Home

Biglietto Per L'Inferno

Artist: Biglietto Per L'Inferno
Label: Trident (2), Trident (2)
Catalog#: TRI 1005, TRI. 1005
Format: Vinyl
Country: Italy
Released: 1974
Tracklist
A1 Ansia 4:12
  Notes:

Biglietto Per L'Inferno - Written-By

A2 Confessione 6:30
  Notes:

G.C. Cappellini - Written-By
O. Trimboli - Written-By

A3 Una Strana Regina 6:12
  Notes:

Biglietto Per L'Inferno - Written-By

B1 Il Nevare 4:37
  Notes:

G.C. Cappellini - Written-By
O. Trimboli - Written-By

B2 L'Amico Suicida 14:23
  Notes:

Biglietto Per L'Inferno - Written-By

Credits

Caesar Monti - Photography By

Notes

First cat.nr on cover, second on label.

Strawberry Bricks Entry: 
Formed in 1972 in Lecco, Lombardy, Biglietto Per L'Inferno ("Ticket to Hell") was another Italian band that released one classic album before breaking up. The band was discovered at a music festival, and subsequently offered a contract with the Trident label, home to The Trip and Semiramis. The band centered around the keyboard talents of two Giuseppes, "Baffo" Banfi and Cossa, plus guitarist Marco Mainetti, vocalist and flautist Claudio Canali and a rhythm section of bassist Fausto Branchini and drummer Mauro Gnecchi. Their self-titled album, Biglietto Per L'Inferno, is another classic of Rock progressivo italiano, mixing heavy rock with symphonic overtures. "Ansia" ("Anxiety") gently opens the record, revealing a heady mix of organ and piano. The dual keyboards of Banfi and Cossa certainly charge the sonic palette, but the histrionics of guitarist Mainetti also have a large presence on the album. "Confessione" offers a bit of VdGG, and as the title suggests, a dark subject matter; while the track's backing chorus is reminiscent of Lucifer's Friend's voicings. "Una strana Regina" is a more introspective composition, while "Il Nevare" is a no-holds-barred rocker.

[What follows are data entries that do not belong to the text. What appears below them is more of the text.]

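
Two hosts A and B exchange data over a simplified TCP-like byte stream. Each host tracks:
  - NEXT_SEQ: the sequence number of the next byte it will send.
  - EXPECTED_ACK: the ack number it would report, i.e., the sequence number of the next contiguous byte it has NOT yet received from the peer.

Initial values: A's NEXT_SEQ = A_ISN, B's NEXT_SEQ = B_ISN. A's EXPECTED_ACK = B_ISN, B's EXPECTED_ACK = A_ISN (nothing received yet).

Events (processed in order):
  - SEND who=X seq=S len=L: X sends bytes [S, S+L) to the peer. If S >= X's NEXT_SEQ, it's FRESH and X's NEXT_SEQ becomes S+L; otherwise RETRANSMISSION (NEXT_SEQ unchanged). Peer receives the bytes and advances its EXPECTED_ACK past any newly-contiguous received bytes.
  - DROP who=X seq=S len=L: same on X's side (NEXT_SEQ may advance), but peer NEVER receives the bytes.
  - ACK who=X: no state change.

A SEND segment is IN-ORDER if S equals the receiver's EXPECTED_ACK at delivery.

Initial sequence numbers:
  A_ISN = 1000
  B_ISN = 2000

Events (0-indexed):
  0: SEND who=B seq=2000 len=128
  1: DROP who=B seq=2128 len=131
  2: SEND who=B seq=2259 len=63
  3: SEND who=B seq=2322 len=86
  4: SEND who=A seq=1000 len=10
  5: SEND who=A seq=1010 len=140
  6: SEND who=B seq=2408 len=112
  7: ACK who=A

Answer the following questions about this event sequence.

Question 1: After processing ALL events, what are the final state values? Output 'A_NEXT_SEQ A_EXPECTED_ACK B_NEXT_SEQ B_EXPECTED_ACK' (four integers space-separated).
Answer: 1150 2128 2520 1150

Derivation:
After event 0: A_seq=1000 A_ack=2128 B_seq=2128 B_ack=1000
After event 1: A_seq=1000 A_ack=2128 B_seq=2259 B_ack=1000
After event 2: A_seq=1000 A_ack=2128 B_seq=2322 B_ack=1000
After event 3: A_seq=1000 A_ack=2128 B_seq=2408 B_ack=1000
After event 4: A_seq=1010 A_ack=2128 B_seq=2408 B_ack=1010
After event 5: A_seq=1150 A_ack=2128 B_seq=2408 B_ack=1150
After event 6: A_seq=1150 A_ack=2128 B_seq=2520 B_ack=1150
After event 7: A_seq=1150 A_ack=2128 B_seq=2520 B_ack=1150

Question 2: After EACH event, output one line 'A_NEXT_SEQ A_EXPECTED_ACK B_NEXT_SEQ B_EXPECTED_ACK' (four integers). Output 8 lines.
1000 2128 2128 1000
1000 2128 2259 1000
1000 2128 2322 1000
1000 2128 2408 1000
1010 2128 2408 1010
1150 2128 2408 1150
1150 2128 2520 1150
1150 2128 2520 1150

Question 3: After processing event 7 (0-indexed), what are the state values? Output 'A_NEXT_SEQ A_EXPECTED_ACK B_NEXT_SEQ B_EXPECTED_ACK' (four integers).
After event 0: A_seq=1000 A_ack=2128 B_seq=2128 B_ack=1000
After event 1: A_seq=1000 A_ack=2128 B_seq=2259 B_ack=1000
After event 2: A_seq=1000 A_ack=2128 B_seq=2322 B_ack=1000
After event 3: A_seq=1000 A_ack=2128 B_seq=2408 B_ack=1000
After event 4: A_seq=1010 A_ack=2128 B_seq=2408 B_ack=1010
After event 5: A_seq=1150 A_ack=2128 B_seq=2408 B_ack=1150
After event 6: A_seq=1150 A_ack=2128 B_seq=2520 B_ack=1150
After event 7: A_seq=1150 A_ack=2128 B_seq=2520 B_ack=1150

1150 2128 2520 1150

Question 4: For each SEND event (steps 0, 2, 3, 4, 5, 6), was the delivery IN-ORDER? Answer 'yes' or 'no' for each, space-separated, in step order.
Step 0: SEND seq=2000 -> in-order
Step 2: SEND seq=2259 -> out-of-order
Step 3: SEND seq=2322 -> out-of-order
Step 4: SEND seq=1000 -> in-order
Step 5: SEND seq=1010 -> in-order
Step 6: SEND seq=2408 -> out-of-order

Answer: yes no no yes yes no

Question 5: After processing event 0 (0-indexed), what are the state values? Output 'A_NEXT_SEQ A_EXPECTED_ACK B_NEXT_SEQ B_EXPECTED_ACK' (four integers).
After event 0: A_seq=1000 A_ack=2128 B_seq=2128 B_ack=1000

1000 2128 2128 1000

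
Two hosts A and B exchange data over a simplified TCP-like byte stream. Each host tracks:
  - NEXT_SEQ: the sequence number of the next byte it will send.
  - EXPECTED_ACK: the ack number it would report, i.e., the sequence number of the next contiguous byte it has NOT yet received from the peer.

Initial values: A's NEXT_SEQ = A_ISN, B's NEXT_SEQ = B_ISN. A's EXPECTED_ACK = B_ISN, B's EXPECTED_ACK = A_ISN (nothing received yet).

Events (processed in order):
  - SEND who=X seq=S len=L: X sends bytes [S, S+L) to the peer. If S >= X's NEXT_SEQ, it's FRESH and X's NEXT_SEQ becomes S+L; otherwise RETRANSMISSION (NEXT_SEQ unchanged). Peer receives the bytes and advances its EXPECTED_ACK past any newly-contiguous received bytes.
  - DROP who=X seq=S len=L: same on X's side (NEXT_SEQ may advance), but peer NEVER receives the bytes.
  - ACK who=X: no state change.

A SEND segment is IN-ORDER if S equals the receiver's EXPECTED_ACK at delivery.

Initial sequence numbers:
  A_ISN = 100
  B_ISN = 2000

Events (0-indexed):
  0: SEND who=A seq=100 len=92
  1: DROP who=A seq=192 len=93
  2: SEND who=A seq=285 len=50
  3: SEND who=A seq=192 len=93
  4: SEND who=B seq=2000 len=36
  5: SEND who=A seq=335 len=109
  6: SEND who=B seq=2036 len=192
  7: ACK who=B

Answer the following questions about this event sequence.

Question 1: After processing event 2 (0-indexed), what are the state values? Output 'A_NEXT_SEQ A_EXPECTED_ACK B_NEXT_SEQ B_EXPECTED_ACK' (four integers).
After event 0: A_seq=192 A_ack=2000 B_seq=2000 B_ack=192
After event 1: A_seq=285 A_ack=2000 B_seq=2000 B_ack=192
After event 2: A_seq=335 A_ack=2000 B_seq=2000 B_ack=192

335 2000 2000 192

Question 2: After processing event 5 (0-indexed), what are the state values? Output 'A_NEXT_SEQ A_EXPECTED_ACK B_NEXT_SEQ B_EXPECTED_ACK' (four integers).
After event 0: A_seq=192 A_ack=2000 B_seq=2000 B_ack=192
After event 1: A_seq=285 A_ack=2000 B_seq=2000 B_ack=192
After event 2: A_seq=335 A_ack=2000 B_seq=2000 B_ack=192
After event 3: A_seq=335 A_ack=2000 B_seq=2000 B_ack=335
After event 4: A_seq=335 A_ack=2036 B_seq=2036 B_ack=335
After event 5: A_seq=444 A_ack=2036 B_seq=2036 B_ack=444

444 2036 2036 444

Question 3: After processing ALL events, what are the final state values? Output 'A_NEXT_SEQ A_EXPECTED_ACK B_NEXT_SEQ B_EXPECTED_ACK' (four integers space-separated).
After event 0: A_seq=192 A_ack=2000 B_seq=2000 B_ack=192
After event 1: A_seq=285 A_ack=2000 B_seq=2000 B_ack=192
After event 2: A_seq=335 A_ack=2000 B_seq=2000 B_ack=192
After event 3: A_seq=335 A_ack=2000 B_seq=2000 B_ack=335
After event 4: A_seq=335 A_ack=2036 B_seq=2036 B_ack=335
After event 5: A_seq=444 A_ack=2036 B_seq=2036 B_ack=444
After event 6: A_seq=444 A_ack=2228 B_seq=2228 B_ack=444
After event 7: A_seq=444 A_ack=2228 B_seq=2228 B_ack=444

Answer: 444 2228 2228 444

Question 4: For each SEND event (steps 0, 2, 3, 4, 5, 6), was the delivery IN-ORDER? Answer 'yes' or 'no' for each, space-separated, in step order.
Step 0: SEND seq=100 -> in-order
Step 2: SEND seq=285 -> out-of-order
Step 3: SEND seq=192 -> in-order
Step 4: SEND seq=2000 -> in-order
Step 5: SEND seq=335 -> in-order
Step 6: SEND seq=2036 -> in-order

Answer: yes no yes yes yes yes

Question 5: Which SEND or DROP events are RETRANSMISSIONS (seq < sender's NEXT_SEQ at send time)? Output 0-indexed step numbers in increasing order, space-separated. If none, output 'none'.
Step 0: SEND seq=100 -> fresh
Step 1: DROP seq=192 -> fresh
Step 2: SEND seq=285 -> fresh
Step 3: SEND seq=192 -> retransmit
Step 4: SEND seq=2000 -> fresh
Step 5: SEND seq=335 -> fresh
Step 6: SEND seq=2036 -> fresh

Answer: 3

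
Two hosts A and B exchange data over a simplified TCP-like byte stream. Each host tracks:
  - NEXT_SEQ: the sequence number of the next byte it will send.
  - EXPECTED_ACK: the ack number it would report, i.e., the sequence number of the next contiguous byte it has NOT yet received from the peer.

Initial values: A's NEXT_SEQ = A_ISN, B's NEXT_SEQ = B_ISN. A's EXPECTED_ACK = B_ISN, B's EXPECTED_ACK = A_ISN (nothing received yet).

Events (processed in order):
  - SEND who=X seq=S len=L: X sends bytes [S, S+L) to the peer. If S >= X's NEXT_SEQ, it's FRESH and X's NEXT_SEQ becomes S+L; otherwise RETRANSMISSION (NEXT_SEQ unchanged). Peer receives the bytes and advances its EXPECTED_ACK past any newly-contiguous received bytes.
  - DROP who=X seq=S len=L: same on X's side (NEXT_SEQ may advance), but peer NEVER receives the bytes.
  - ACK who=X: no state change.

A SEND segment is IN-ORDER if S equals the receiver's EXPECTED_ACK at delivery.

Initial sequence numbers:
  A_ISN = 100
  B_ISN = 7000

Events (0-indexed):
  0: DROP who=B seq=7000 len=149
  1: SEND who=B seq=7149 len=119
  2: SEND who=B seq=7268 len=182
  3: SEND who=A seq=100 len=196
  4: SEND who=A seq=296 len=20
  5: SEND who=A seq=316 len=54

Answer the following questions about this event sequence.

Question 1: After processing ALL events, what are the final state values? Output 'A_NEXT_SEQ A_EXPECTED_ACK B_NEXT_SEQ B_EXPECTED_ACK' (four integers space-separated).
After event 0: A_seq=100 A_ack=7000 B_seq=7149 B_ack=100
After event 1: A_seq=100 A_ack=7000 B_seq=7268 B_ack=100
After event 2: A_seq=100 A_ack=7000 B_seq=7450 B_ack=100
After event 3: A_seq=296 A_ack=7000 B_seq=7450 B_ack=296
After event 4: A_seq=316 A_ack=7000 B_seq=7450 B_ack=316
After event 5: A_seq=370 A_ack=7000 B_seq=7450 B_ack=370

Answer: 370 7000 7450 370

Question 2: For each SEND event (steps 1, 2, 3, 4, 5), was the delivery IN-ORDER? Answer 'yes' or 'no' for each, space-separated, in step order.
Answer: no no yes yes yes

Derivation:
Step 1: SEND seq=7149 -> out-of-order
Step 2: SEND seq=7268 -> out-of-order
Step 3: SEND seq=100 -> in-order
Step 4: SEND seq=296 -> in-order
Step 5: SEND seq=316 -> in-order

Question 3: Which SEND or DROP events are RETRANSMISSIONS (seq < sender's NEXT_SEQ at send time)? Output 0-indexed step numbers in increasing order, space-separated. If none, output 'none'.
Step 0: DROP seq=7000 -> fresh
Step 1: SEND seq=7149 -> fresh
Step 2: SEND seq=7268 -> fresh
Step 3: SEND seq=100 -> fresh
Step 4: SEND seq=296 -> fresh
Step 5: SEND seq=316 -> fresh

Answer: none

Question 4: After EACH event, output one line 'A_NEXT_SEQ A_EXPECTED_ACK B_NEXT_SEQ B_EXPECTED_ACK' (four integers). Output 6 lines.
100 7000 7149 100
100 7000 7268 100
100 7000 7450 100
296 7000 7450 296
316 7000 7450 316
370 7000 7450 370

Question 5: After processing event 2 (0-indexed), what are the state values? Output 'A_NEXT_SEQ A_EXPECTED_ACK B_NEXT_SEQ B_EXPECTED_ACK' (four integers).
After event 0: A_seq=100 A_ack=7000 B_seq=7149 B_ack=100
After event 1: A_seq=100 A_ack=7000 B_seq=7268 B_ack=100
After event 2: A_seq=100 A_ack=7000 B_seq=7450 B_ack=100

100 7000 7450 100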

The album closes with "L'Amico Suicida," another well-constructed number. Through its 14-plus minutes, the composition is full of suspense and surprises; and, of course, a splendid finale. Released in 1974, the album was produced by Maurizio Salvadori, who worked with such diverse artists as Dedalus, The Trip and Garybaldi. A second album produced by Eugenia Finardi was reputedly in the can; but with the Trident label folding, it wouldn't see release until decades later; the band subsequently broke up. Keyboardist Banfi would forge a solo career in the late 70s, offering a few albums of electronic music for Klaus Schulze's Innovative Communication label.